Tra i simboli più caratteristici della Sicilia, un posto di privilegio è sicuramente occupato dal fico d’India. Nella tavola siciliana, questi frutti sono graditi e apprezzatissimi, specialmente nelle varianti conosciute come Bastarduna o Scuzzulati. Sempri di ficu d’innia si parra!
I fichi d’India, noti scientificamente come Opuntia Ficus Indica, sono frutti di una pianta appartenente alla famiglia delle Cactacee. Il fusto è formato dai cladodi, comunemente chiamati “pale”, coperti di spine sottili e pungenti, spesso bianche. I fiori sbocciano in un brillante giallo-arancio, mentre i frutti maturi si presentano in una varietà di colori che vanno dal bianco al giallo, fino al rosso acceso e al magenta, a seconda della varietà.
Oggi è coltivato in tutto il bacino del Mediterraneo — in particolare in Sicilia, Calabria, Puglia e Sardegna — ma anche in regioni temperate dell’America Centrale, in Africa, Asia e Oceania. Cresce in luoghi inospitali, su terreni secchi, pietrosi, e persino tra le rocce laviche. È una pianta che non teme il sole cocente né la siccità, ma soffre le basse temperature.

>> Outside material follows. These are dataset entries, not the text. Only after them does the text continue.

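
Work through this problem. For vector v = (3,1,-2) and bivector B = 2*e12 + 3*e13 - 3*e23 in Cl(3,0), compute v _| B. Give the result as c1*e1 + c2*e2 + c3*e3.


Left contraction v _| B = <vB>_1 (grade-1 part of the geometric product vB).
Using e1_|e12 = e2, e2_|e12 = -e1, e1_|e13 = e3, e3_|e13 = -e1, e2_|e23 = e3, e3_|e23 = -e2:
e1 coeff: -v2*b12 - v3*b13 = -(1)*(2) - (-2)*(3) = 4
e2 coeff: v1*b12 - v3*b23 = (3)*(2) - (-2)*(-3) = 0
e3 coeff: v1*b13 + v2*b23 = (3)*(3) + (1)*(-3) = 6
v _| B = 4*e1 + 0*e2 + 6*e3


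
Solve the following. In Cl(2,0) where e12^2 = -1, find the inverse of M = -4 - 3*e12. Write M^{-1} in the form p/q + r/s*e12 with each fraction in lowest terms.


M = -4 - 3*e12, where e12^2 = -1.
Since M commutes with its reverse ~M = a - b*e12, M * ~M = a^2 - b^2*e12^2 = a^2 + b^2.
So M^{-1} = ~M / (a^2 + b^2) = (a - b*e12)/(a^2 + b^2).
a^2 + b^2 = 16 + 9 = 25
Scalar part = -4/25 = -4/25
Bivector coeff = 3/25 = 3/25
M^{-1} = -4/25 + 3/25*e12


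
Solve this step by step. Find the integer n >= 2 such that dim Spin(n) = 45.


dim Spin(n) = dim so(n) = n(n-1)/2.
Solve n(n-1)/2 = 45, i.e. n^2 - n - 90 = 0.
Discriminant = 1 + 8*45 = 361
n = (1 + sqrt(361))/2 = (1 + 19)/2 = 10


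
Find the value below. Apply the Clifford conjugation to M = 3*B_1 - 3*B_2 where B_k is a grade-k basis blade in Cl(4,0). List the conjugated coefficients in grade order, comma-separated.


Clifford conjugate sign for grade k: (-1)^(k(k+1)/2)
Grade 1: (-1)^(1*2/2) = (-1)^1 = -1, coeff 3 -> -3
Grade 2: (-1)^(2*3/2) = (-1)^3 = -1, coeff -3 -> 3
Conjugated coefficients: -3, 3


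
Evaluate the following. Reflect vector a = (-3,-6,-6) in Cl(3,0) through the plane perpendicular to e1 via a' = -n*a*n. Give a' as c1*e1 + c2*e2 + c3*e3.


Reflection formula: a' = -n*a*n, with n = e1 (unit vector, n^2 = 1).
For reflection through hyperplane perp to e1:
The component along e1 flips sign, others stay.
a = (-3, -6, -6)
a' = (3, -6, -6)
a' = 3*e1 - 6*e2 - 6*e3


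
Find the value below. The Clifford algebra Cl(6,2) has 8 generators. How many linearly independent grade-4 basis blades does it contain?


Number of grade-k basis blades in Cl(p,q) with n = p + q is C(n, k).
n = 6 + 2 = 8
C(8, 4) = 8! / (4! * 4!)
= 40320 / (24 * 24)
= 70


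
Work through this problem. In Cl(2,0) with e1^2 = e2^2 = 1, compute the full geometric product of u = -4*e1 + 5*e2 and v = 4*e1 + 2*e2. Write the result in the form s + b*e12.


Expand: (-4*e1 + 5*e2)(4*e1 + 2*e2)
= (-4)*4*e1e1 + (-4)*2*e1e2 + 5*4*e2e1 + 5*2*e2e2
Using e1^2 = e2^2 = 1, e2e1 = -e1e2:
Scalar part s = (-4)*4 + 5*2 = -16 + 10 = -6
Bivector part b = (-4)*2 - 5*4 = -8 - 20 = -28
uv = -6 - 28*e12


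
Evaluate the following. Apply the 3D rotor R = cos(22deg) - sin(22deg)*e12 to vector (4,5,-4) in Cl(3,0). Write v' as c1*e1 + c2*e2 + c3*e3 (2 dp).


Rotor R = cos(22deg) - sin(22deg)*e12
Rotation angle theta = 2 * 22 = 44 degrees in the e12 plane (e1 -> e2).
The component perpendicular to the plane (e3) is invariant: v'_3 = v3 = -4.00
cos(44deg) = 0.7193, sin(44deg) = 0.6947
v'_1 = v1*cos(theta) - v2*sin(theta) = 4*0.7193 - 5*0.6947 = -0.60
v'_2 = v1*sin(theta) + v2*cos(theta) = 4*0.6947 + 5*0.7193 = 6.38
v' = -0.60*e1 + 6.38*e2 - 4.00*e3


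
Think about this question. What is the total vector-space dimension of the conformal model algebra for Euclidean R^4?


The conformal model of R^4 uses Cl(5,1): the 4 Euclidean generators plus two extra orthogonal generators e+ (e+^2 = +1) and e- (e-^2 = -1), from which the null vectors e0, einf are built.
Number of generators m = 4 + 2 = 6.
dim Cl(p,q) = 2^m = 2^6 = 64


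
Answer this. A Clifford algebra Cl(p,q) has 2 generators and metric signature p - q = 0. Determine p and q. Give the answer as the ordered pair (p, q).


We need p + q = 2 and p - q = 0.
Adding: 2p = 2 + 0 = 2, so p = 1.
Then q = 2 - 1 = 1.
(p, q) = (1, 1)


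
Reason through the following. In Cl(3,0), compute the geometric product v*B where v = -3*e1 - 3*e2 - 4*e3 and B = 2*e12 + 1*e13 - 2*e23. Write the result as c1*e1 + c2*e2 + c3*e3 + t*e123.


vB has grade-1 (vector) and grade-3 (trivector) parts: vB = (v _| B) + (v ^ B).
Vector part <vB>_1:
  e1: -v2*b12 - v3*b13 = -(-3)*(2) - (-4)*(1) = 10
  e2: v1*b12 - v3*b23 = (-3)*(2) - (-4)*(-2) = -14
  e3: v1*b13 + v2*b23 = (-3)*(1) + (-3)*(-2) = 3
Trivector part <vB>_3:
  e123: v1*b23 - v2*b13 + v3*b12 = (-3)*(-2) - (-3)*(1) + (-4)*(2) = 1
vB = 10*e1 - 14*e2 + 3*e3 + 1*e123


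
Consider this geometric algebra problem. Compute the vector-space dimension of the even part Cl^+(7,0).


Even subalgebra dimension = 2^(n-1)
n = 7 + 0 = 7
2^(7 - 1) = 2^6 = 64
Verification: sum of C(7,k) for even k = 1 + 21 + 35 + 7 = 64
Result = 64


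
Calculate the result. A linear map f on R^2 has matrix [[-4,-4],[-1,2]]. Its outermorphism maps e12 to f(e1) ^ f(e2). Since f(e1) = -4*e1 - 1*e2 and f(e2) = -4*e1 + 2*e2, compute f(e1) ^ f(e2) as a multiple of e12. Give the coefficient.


The outermorphism of a linear map f sends e1^e2 to f(e1)^f(e2).
f(e1) = -4*e1 - 1*e2
f(e2) = -4*e1 + 2*e2
f(e1) ^ f(e2) = (-4*e1 - 1*e2) ^ (-4*e1 + 2*e2)
= (-4)*2*e12 + (-1)*(-4)*e21
= (-8 - 4)*e12
= -12*e12
Coefficient = -12


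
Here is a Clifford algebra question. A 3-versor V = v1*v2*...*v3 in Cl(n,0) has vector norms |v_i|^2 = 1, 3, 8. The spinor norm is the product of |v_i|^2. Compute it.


Spinor norm N(V) = |v1|^2 * |v2|^2 * ... * |v3|^2
= 1 * 3 * 8
Running product: 1, 3, 24
N(V) = 24


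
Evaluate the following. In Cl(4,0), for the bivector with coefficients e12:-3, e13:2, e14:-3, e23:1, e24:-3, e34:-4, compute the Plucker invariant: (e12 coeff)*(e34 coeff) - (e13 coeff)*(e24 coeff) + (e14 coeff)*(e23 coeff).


Plucker relation: af - be + cd
a*f = (-3)*(-4) = 12
b*e = 2*(-3) = -6
c*d = (-3)*1 = -3
af - be + cd = 12 - (-6) + (-3)
= 15


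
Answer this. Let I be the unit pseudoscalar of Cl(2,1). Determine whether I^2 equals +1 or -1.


The pseudoscalar I = e1...e_n (product of all n generators) of Cl(p,q) satisfies I^2 = (-1)^(q + n(n-1)/2).
p = 2, q = 1, n = p + q = 3
n(n-1)/2 = 3 * 2 / 2 = 3
Exponent = q + n(n-1)/2 = 1 + 3 = 4
I^2 = (-1)^4 = +1


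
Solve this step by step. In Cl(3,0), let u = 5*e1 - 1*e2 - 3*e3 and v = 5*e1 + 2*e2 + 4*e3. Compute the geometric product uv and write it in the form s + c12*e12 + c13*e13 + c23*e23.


In Cl(3,0): e_i^2 = 1, e_ie_j = -e_je_i for i != j.
Scalar part = u . v = 5*5 + (-1)*2 + (-3)*4
= 25 + (-2) + (-12) = 11
e12 coeff = 5*2 - (-1)*5 = 10 - (-5) = 15
e13 coeff = 5*4 - (-3)*5 = 20 - (-15) = 35
e23 coeff = (-1)*4 - (-3)*2 = -4 - (-6) = 2
uv = 11 + 15*e12 + 35*e13 + 2*e23


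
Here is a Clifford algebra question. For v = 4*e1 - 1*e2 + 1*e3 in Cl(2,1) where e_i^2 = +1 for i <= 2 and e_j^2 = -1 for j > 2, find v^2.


v^2 = sum of c_i^2 * e_i^2
Positive signature terms (e_i^2 = +1): 4^2 + (-1)^2 = 17
Negative signature terms (e_j^2 = -1): 1^2 = 1
v^2 = 17 - 1 = 16


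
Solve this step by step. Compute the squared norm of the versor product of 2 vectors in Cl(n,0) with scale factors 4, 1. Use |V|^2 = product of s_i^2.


Each vector v_i has |v_i|^2 = s_i^2
Squared scales: 4^2 = 16, 1^2 = 1
|V|^2 = 16 * 1
= 16


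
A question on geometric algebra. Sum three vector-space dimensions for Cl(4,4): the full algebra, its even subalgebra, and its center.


n = 4 + 4 = 8
Total dim = 2^8 = 256
Even subalgebra dim = 2^7 = 128
n is even, so center dim = 1
Sum = 256 + 128 + 1 = 385


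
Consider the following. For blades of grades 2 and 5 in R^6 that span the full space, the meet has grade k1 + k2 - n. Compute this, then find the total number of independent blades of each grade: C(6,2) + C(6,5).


Meet grade = grade(A) + grade(B) - n
= 2 + 5 - 6 = 1
C(6,2) = 15
C(6,5) = 6
dim_A + dim_B = 15 + 6 = 21


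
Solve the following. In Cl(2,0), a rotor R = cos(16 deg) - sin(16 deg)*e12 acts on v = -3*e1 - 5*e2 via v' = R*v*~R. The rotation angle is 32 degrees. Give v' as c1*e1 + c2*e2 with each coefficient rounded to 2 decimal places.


Rotor R = cos(16deg) - sin(16deg)*e12
Rotation angle theta = 2 * 16 = 32 degrees
v' = R*v*~R rotates v by theta.
cos(32deg) = 0.8480, sin(32deg) = 0.5299
v'_1 = -3*cos(32deg) - (-5)*sin(32deg)
= -3*0.8480 - (-5)*0.5299
= 0.11
v'_2 = -3*sin(32deg) + (-5)*cos(32deg)
= -3*0.5299 + (-5)*0.8480
= -5.83
v' = 0.11*e1 - 5.83*e2


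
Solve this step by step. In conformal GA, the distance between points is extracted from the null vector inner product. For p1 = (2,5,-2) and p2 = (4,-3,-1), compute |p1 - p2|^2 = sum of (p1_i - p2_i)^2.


p1 - p2 = (-2, 8, -1)
|p1 - p2|^2 = (-2)^2 + 8^2 + (-1)^2
= 4 + 64 + 1
= 69


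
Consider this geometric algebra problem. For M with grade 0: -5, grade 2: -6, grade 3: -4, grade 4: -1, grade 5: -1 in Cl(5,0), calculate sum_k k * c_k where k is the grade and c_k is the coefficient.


Grade-weighted sum = sum of grade_k * coefficient_k
0*(-5) = 0
2*(-6) = -12
3*(-4) = -12
4*(-1) = -4
5*(-1) = -5
Total = 0 + (-12) + (-12) + (-4) + (-5) = -33


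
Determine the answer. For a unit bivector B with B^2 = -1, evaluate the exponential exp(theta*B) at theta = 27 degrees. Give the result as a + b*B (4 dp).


For a unit bivector B with B^2 = -1, the exponential series gives
e^(theta*B) = cos(theta) + sin(theta)*B (the GA analogue of Euler's formula).
theta = 27 degrees = 0.471239 rad
cos(27 deg) = 0.8910
sin(27 deg) = 0.4540
exp(theta*B) = 0.8910 + 0.4540*B


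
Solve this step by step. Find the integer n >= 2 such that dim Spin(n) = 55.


dim Spin(n) = dim so(n) = n(n-1)/2.
Solve n(n-1)/2 = 55, i.e. n^2 - n - 110 = 0.
Discriminant = 1 + 8*55 = 441
n = (1 + sqrt(441))/2 = (1 + 21)/2 = 11


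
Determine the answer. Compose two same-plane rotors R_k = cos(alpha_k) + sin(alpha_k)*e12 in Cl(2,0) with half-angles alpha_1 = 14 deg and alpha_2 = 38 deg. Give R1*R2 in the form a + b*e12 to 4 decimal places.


Same-plane rotors commute and their half-angles add:
R1*R2 = cos(a1 + a2) + sin(a1 + a2)*e12.
a1 + a2 = 14 + 38 = 52 deg
cos(52 deg) = 0.6157
sin(52 deg) = 0.7880
R1*R2 = 0.6157 + 0.7880*e12


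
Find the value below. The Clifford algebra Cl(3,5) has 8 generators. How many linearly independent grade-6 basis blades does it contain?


Number of grade-k basis blades in Cl(p,q) with n = p + q is C(n, k).
n = 3 + 5 = 8
C(8, 6) = 8! / (6! * 2!)
= 40320 / (720 * 2)
= 28


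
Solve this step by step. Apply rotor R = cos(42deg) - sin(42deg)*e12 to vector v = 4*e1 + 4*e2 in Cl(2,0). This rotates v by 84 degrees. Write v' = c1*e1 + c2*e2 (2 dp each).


Rotor R = cos(42deg) - sin(42deg)*e12
Rotation angle theta = 2 * 42 = 84 degrees
v' = R*v*~R rotates v by theta.
cos(84deg) = 0.1045, sin(84deg) = 0.9945
v'_1 = 4*cos(84deg) - 4*sin(84deg)
= 4*0.1045 - 4*0.9945
= -3.56
v'_2 = 4*sin(84deg) + 4*cos(84deg)
= 4*0.9945 + 4*0.1045
= 4.40
v' = -3.56*e1 + 4.40*e2


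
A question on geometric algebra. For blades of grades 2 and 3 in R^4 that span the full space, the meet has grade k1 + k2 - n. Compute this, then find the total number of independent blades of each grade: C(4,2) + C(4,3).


Meet grade = grade(A) + grade(B) - n
= 2 + 3 - 4 = 1
C(4,2) = 6
C(4,3) = 4
dim_A + dim_B = 6 + 4 = 10


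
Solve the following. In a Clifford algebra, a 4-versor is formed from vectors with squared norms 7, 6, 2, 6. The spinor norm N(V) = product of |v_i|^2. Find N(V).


Spinor norm N(V) = |v1|^2 * |v2|^2 * ... * |v4|^2
= 7 * 6 * 2 * 6
Running product: 7, 42, 84, 504
N(V) = 504


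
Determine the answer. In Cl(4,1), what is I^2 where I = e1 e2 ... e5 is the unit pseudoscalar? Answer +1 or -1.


The pseudoscalar I = e1...e_n (product of all n generators) of Cl(p,q) satisfies I^2 = (-1)^(q + n(n-1)/2).
p = 4, q = 1, n = p + q = 5
n(n-1)/2 = 5 * 4 / 2 = 10
Exponent = q + n(n-1)/2 = 1 + 10 = 11
I^2 = (-1)^11 = -1


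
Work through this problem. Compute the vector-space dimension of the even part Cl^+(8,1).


Even subalgebra dimension = 2^(n-1)
n = 8 + 1 = 9
2^(9 - 1) = 2^8 = 256
Verification: sum of C(9,k) for even k = 1 + 36 + 126 + 84 + 9 = 256
Result = 256


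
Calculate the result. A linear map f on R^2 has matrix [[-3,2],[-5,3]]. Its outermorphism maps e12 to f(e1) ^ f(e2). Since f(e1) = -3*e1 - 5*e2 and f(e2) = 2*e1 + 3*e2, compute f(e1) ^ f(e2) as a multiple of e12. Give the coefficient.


The outermorphism of a linear map f sends e1^e2 to f(e1)^f(e2).
f(e1) = -3*e1 - 5*e2
f(e2) = 2*e1 + 3*e2
f(e1) ^ f(e2) = (-3*e1 - 5*e2) ^ (2*e1 + 3*e2)
= (-3)*3*e12 + (-5)*2*e21
= (-9 - (-10))*e12
= 1*e12
Coefficient = 1


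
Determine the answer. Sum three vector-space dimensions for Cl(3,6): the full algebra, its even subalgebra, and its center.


n = 3 + 6 = 9
Total dim = 2^9 = 512
Even subalgebra dim = 2^8 = 256
n is odd, so center dim = 2
Sum = 512 + 256 + 2 = 770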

Per quanto oggi il fico d’India sia simbolo indiscusso della Sicilia, le sue origini vanno cercate lontano: fu Hernando Cortés a scoprirlo in Messico, dove gli antichi Aztechi lo chiamavano Nopalli. Secondo la leggenda, essi decisero di fondare la loro capitale laddove avessero visto un’aquila appollaiata su un cactus: ciò avvenne su un isolotto in mezzo al lago Texcoco, dove nacque Tenochtitlán — oggi Città del Messico. Il fico d’India compare ancora oggi nello stemma della Repubblica Messicana, a testimonianza di questo legame antico e profondo.
È probabile che siano stati i Saraceni, nel corso delle loro incursioni nell’isola attorno all’anno 827, a introdurre il fico d’India in Sicilia. Altri storici attribuiscono il merito agli Arabi. In ogni caso, il fico d’India ha trovato nell’isola la sua patria d’elezione: pianta rustica e resistente, è oggi parte integrante del paesaggio siciliano, tanto da diventare simbolo della sua resilienza, bellezza e abbondanza.
Ma fra i nostri meriti c’è un tocco tutto siciliano: l’invenzione del fico d’India scuzzulato, tecnicamente detto bastardone. La leggenda vuole che nacque da una lite fra confinanti palermitani. Un contadino, per danneggiare il vicino, recise i fiori delle sue piante di fico d’India, convinto che così avrebbe impedito la formazione dei frutti. Invece, accadde qualcosa di inaspettato: la fruttificazione fu solo ritardata e, con l’arrivo delle prime piogge, la pianta produsse frutti più grossi, succosi e dolcissimi. Nacque così — per rabbia e dispetto — una delle prelibatezze più amate: il fico d’India scuzzulato!
La scozzolatura, come si chiama oggi questa pratica, è divenuta una tecnica agricola consolidata. Consiste nel rimuovere i primi fiori fra maggio e giugno, inducendo la pianta a produrre una seconda fioritura che dà frutti maturi tra ottobre e dicembre: più grandi, con meno semi e dalla polpa più compatta. I contadini la eseguono ancora con cura e precisione, sapendo bene che il risultato premierà la pazienza.
Insomma, il fico d’India non è solo un frutto: è una metafora vivente della Sicilia stessa. Duro fuori, dolcissimo dentro. Pianta che si fa spazio tra le spine del destino, che cresce tra le pietre e fiorisce sotto il sole più implacabile. E, come spesso accade da queste parti, anche ciò che nasce per vendetta può diventare un dono.